Tag Archives: Michael Dibdin

Zen and the art of Michael Dibdin (why I’m a serial reader)

dibdin “I’m a stranger here myself.”

Odd this should be the last thing I hear from Aurelio Zen. I’ve just read Zen’s parting shot in Dead Lagoon, the Michael Dibdin mystery novel I’ve saved unread for several months. Didbin wrote eleven novels featuring Zen, the solitary, dark-hearted Italian police inspector. The first, Ratking, was published in 1988, when Zen is almost fifty and nearly washed-up as an investigator, and the last, End Games, was published in 2007, a few months after Dibdin’s death. Born in England in 1947, Dibdin taught in Italy for several years before beginning the Zen series. He died in Seattle in March 2007, having lived there many years with his wife, Katherine Beck, also a mystery novelist.

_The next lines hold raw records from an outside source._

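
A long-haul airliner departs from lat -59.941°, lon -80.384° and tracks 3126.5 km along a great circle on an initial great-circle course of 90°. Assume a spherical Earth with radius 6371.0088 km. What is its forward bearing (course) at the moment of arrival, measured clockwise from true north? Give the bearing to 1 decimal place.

final bearing 50.8°

δ = 3126.5/6371.0088 = 0.490739 rad (28.1173°).
With φ₁ = -59.941° = -1.046168 rad and θ = 90° = 1.570796 rad:
Destination latitude: φ₂ = arcsin( sin φ₁ cos δ + cos φ₁ sin δ cos θ ) = arcsin(-0.763367) = -49.762°.
For the longitude increment, Δλ = atan2( sin θ sin δ cos φ₁, cos δ − sin φ₁ sin φ₂ ) = atan2(0.236059, 0.221283) = 46.850°.
λ₂ = -80.384° + 46.850° = -33.534°.
The forward bearing on arrival equals the back-azimuth from the destination plus 180°.
Back-azimuth from P₂ (-49.8°, -33.5°) to P₁ (-59.9°, -80.4°), with Δλ' = λ₁ − λ₂ = -46.9°: atan2( sin Δλ' cos φ₁ , cos φ₂ sin φ₁ − sin φ₂ cos φ₁ cos Δλ' ) = 230.8°.
Final bearing = (230.8° + 180°) mod 360° = 50.8°.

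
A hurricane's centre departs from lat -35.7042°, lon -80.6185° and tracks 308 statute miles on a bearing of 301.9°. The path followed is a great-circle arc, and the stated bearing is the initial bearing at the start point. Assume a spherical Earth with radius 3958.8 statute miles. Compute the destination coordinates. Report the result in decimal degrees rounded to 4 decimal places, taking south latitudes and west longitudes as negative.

Angular distance δ = d/R = 308 / 3958.8 = 0.077801 rad.
Start latitude φ₁ = -0.623156 rad; initial bearing θ = 5.269149 rad.
Applying the spherical law of cosines for sides, sin φ₂ = sin φ₁ cos δ + cos φ₁ sin δ cos θ = -0.548483, so φ₂ = -33.2630°.
For the longitude increment, Δλ = atan2( sin θ sin δ cos φ₁, cos δ − sin φ₁ sin φ₂ ) = atan2(-0.053582, 0.676880) = -4.5261°.
λ₂ = λ₁ + Δλ = -85.1446°.

latitude -33.2630°, longitude -85.1446°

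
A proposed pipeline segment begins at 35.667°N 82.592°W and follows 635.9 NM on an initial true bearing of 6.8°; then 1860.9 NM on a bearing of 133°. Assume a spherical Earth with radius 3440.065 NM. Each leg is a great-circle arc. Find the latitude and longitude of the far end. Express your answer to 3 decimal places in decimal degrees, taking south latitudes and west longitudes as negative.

latitude 22.037°, longitude -56.819°

Apply the spherical direct solution leg by leg, carrying full precision between legs.
Leg 1: from (35.667°, -82.592°), δ = 635.9/3440.065 = 0.184851 rad, θ = 6.8° → φ = 46.171°, λ = -80.791°.
Leg 2: from (46.171°, -80.791°), δ = 1860.9/3440.065 = 0.540949 rad, θ = 133° → φ = 22.037°, λ = -56.819°.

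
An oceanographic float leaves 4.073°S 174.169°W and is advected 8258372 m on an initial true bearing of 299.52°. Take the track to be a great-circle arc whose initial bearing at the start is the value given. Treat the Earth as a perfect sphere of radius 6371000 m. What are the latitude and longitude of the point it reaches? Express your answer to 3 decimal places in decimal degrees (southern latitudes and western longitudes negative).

Angular distance δ = d/R = 8258372 / 6371000 = 1.296244 rad.
Start latitude φ₁ = -0.071087 rad; initial bearing θ = 5.227610 rad.
sin φ₂ = sin φ₁ cos δ + cos φ₁ sin δ cos θ = (-0.071027)(0.271116) + (0.997474)(0.962547)(0.492727) = 0.453819
φ₂ = asin(0.453819) = 0.471046 rad = 26.989°.
Δλ = atan2( sin θ sin δ cos φ₁ , cos δ − sin φ₁ sin φ₂ ) = atan2(-0.835477, 0.303349) = -1.222512 rad = -70.045°.
λ₂ = -174.169° + -70.045° = -244.214°, normalized to (−180°, 180°] → 115.786°.

latitude 26.989°, longitude 115.786°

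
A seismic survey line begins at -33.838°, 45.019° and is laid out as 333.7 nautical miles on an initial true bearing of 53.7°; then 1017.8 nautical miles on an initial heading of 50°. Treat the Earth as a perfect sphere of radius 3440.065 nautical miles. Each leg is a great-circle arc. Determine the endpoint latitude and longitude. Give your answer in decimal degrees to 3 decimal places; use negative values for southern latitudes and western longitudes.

Apply the spherical direct solution leg by leg, carrying full precision between legs.
Leg 1: from (-33.838°, 45.019°), δ = 333.7/3440.065 = 0.097004 rad, θ = 53.7° → φ = -30.438°, λ = 50.213°.
Leg 2: from (-30.438°, 50.213°), δ = 1017.8/3440.065 = 0.295867 rad, θ = 50° → φ = -18.845°, λ = 63.864°.

latitude -18.845°, longitude 63.864°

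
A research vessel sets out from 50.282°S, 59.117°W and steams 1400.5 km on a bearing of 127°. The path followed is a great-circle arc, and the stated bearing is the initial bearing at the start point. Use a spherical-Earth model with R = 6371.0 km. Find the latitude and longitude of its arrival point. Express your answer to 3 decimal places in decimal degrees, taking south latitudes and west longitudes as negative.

Angular distance δ = d/R = 1400.5 / 6371 = 0.219824 rad.
Converting: φ₁ = -0.877586 rad, θ = 2.216568 rad.
Applying the spherical law of cosines for sides, sin φ₂ = sin φ₁ cos δ + cos φ₁ sin δ cos θ = -0.834546, so φ₂ = -56.569°.
Δλ = atan2( sin θ sin δ cos φ₁ , cos δ − sin φ₁ sin φ₂ ) = atan2(0.111283, 0.334004) = 0.321611 rad = 18.427°.
Hence λ₂ = -59.117° + 18.427° = -40.690°.

latitude -56.569°, longitude -40.690°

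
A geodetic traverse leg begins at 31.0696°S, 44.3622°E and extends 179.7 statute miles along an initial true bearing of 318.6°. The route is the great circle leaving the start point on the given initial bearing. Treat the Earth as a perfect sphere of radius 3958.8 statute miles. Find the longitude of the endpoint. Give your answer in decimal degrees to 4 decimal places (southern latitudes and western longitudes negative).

longitude 42.3940°

The arc subtends δ = 179.7/3958.8 = 0.045393 rad at the centre.
Converting: φ₁ = -0.542267 rad, θ = 5.560619 rad.
sin φ₂ = sin φ₁ cos δ + cos φ₁ sin δ cos θ = (-0.516079)(0.998970) + (0.856541)(0.045377)(0.750111) = -0.486393
φ₂ = asin(-0.486393) = -0.507956 rad = -29.1038°.
For the longitude increment, Δλ = atan2( sin θ sin δ cos φ₁, cos δ − sin φ₁ sin φ₂ ) = atan2(-0.025703, 0.747953) = -1.9682°.
Hence λ₂ = 44.3622° + -1.9682° = 42.3940°.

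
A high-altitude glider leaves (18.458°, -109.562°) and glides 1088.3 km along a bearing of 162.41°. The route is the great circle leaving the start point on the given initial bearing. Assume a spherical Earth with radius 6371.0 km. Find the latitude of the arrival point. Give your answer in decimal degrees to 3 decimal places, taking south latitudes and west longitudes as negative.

latitude 9.108°

δ = 1088.3/6371 = 0.170821 rad (9.7873°).
Start latitude φ₁ = 0.322153 rad; initial bearing θ = 2.834589 rad.
Destination latitude: φ₂ = arcsin( sin φ₁ cos δ + cos φ₁ sin δ cos θ ) = arcsin(0.158294) = 9.108°.
For the longitude increment, Δλ = atan2( sin θ sin δ cos φ₁, cos δ − sin φ₁ sin φ₂ ) = atan2(0.048729, 0.935328) = 2.982°.
λ₂ = -109.562° + 2.982° = -106.580°.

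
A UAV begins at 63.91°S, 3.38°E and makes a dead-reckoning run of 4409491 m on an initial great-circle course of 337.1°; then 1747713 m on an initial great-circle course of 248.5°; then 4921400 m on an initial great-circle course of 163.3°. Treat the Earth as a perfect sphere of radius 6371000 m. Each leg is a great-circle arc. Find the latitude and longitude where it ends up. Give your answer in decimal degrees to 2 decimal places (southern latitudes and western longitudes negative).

Apply the spherical direct solution leg by leg, carrying full precision between legs.
Leg 1: from (-63.91°, 3.38°), δ = 4409491/6371000 = 0.692119 rad, θ = 337.1° → φ = -25.65°, λ = -12.61°.
Leg 2: from (-25.65°, -12.61°), δ = 1747713/6371000 = 0.274323 rad, θ = 248.5° → φ = -30.41°, λ = -29.60°.
Leg 3: from (-30.41°, -29.60°), δ = 4921400/6371000 = 0.772469 rad, θ = 163.3° → φ = -69.89°, λ = 6.08°.

latitude -69.89°, longitude 6.08°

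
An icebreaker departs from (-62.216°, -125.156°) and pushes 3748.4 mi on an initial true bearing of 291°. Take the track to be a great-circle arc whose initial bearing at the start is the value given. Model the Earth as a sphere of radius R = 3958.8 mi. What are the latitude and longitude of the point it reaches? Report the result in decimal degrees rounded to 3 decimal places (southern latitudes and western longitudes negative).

latitude -22.415°, longitude 179.799°

Central angle δ = d/R = 0.946853 rad.
Start latitude φ₁ = -1.085874 rad; initial bearing θ = 5.078908 rad.
sin φ₂ = sin φ₁ cos δ + cos φ₁ sin δ cos θ = (-0.884711)(0.584240) + (0.466140)(0.811581)(0.358368) = -0.381310
φ₂ = asin(-0.381310) = -0.391213 rad = -22.415°.
Then Δλ = atan2(-0.353183, 0.246891) = -0.960710 rad, from sin θ sin δ cos φ₁ over cos δ − sin φ₁ sin φ₂.
λ₂ = -125.156° + -55.045° = -180.201°, normalized to (−180°, 180°] → 179.799°.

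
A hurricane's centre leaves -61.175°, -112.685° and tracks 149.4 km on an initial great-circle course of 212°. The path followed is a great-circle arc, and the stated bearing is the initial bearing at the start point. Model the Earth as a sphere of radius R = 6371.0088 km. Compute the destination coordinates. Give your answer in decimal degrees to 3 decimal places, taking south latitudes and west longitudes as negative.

latitude -62.306°, longitude -114.217°

The arc subtends δ = 149.4/6371.0088 = 0.023450 rad at the centre.
With φ₁ = -61.175° = -1.067705 rad and θ = 212° = 3.700098 rad:
Destination latitude: φ₂ = arcsin( sin φ₁ cos δ + cos φ₁ sin δ cos θ ) = arcsin(-0.885443) = -62.306°.
For the longitude increment, Δλ = atan2( sin θ sin δ cos φ₁, cos δ − sin φ₁ sin φ₂ ) = atan2(-0.005991, 0.223992) = -1.532°.
λ₂ = λ₁ + Δλ = -114.217°.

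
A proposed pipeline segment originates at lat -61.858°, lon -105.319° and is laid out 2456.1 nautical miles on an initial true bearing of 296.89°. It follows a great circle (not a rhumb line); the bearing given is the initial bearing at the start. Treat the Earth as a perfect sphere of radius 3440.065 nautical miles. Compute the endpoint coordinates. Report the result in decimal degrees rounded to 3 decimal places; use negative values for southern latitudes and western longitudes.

latitude -31.785°, longitude -148.718°

Angular distance δ = d/R = 2456.1 / 3440.065 = 0.713969 rad.
Start latitude φ₁ = -1.079626 rad; initial bearing θ = 5.181708 rad.
Applying the spherical law of cosines for sides, sin φ₂ = sin φ₁ cos δ + cos φ₁ sin δ cos θ = -0.526732, so φ₂ = -31.785°.
Then Δλ = atan2(-0.275465, 0.291306) = -0.757455 rad, from sin θ sin δ cos φ₁ over cos δ − sin φ₁ sin φ₂.
λ₂ = -105.319° + -43.399° = -148.718°.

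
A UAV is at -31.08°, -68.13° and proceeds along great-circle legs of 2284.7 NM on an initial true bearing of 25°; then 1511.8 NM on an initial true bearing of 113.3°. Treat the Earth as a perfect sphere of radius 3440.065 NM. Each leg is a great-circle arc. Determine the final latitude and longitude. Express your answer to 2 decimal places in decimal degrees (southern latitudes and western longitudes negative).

Apply the spherical direct solution leg by leg, carrying full precision between legs.
Leg 1: from (-31.08°, -68.13°), δ = 2284.7/3440.065 = 0.664144 rad, θ = 25° → φ = 4.13°, λ = -52.99°.
Leg 2: from (4.13°, -52.99°), δ = 1511.8/3440.065 = 0.439468 rad, θ = 113.3° → φ = -5.90°, λ = -29.86°.

latitude -5.90°, longitude -29.86°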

I became intrigued with Didbin after reading his short non-Zen novel, Thanksgiving, a disturbing, creepy Sam Shepard-like American tale set in the Nevada desert. The first Zen book I read was And Then You Die (2002), which picks up the inspector’s story as he recovers from an assassination attempt. I quickly moved through the somewhat grisly Medusa (2003), about caves and fascism; Back to Bologna (2005), a sly tale of soccer, bungled murder and an off-kilter semiotics professor out to get a popular TV cook; and finally End Games (2007), published posthumously, a strange, comically cynical end-of-world tale about the attempt to make a Mel Gibson-inspired movie about the Book of Revelations.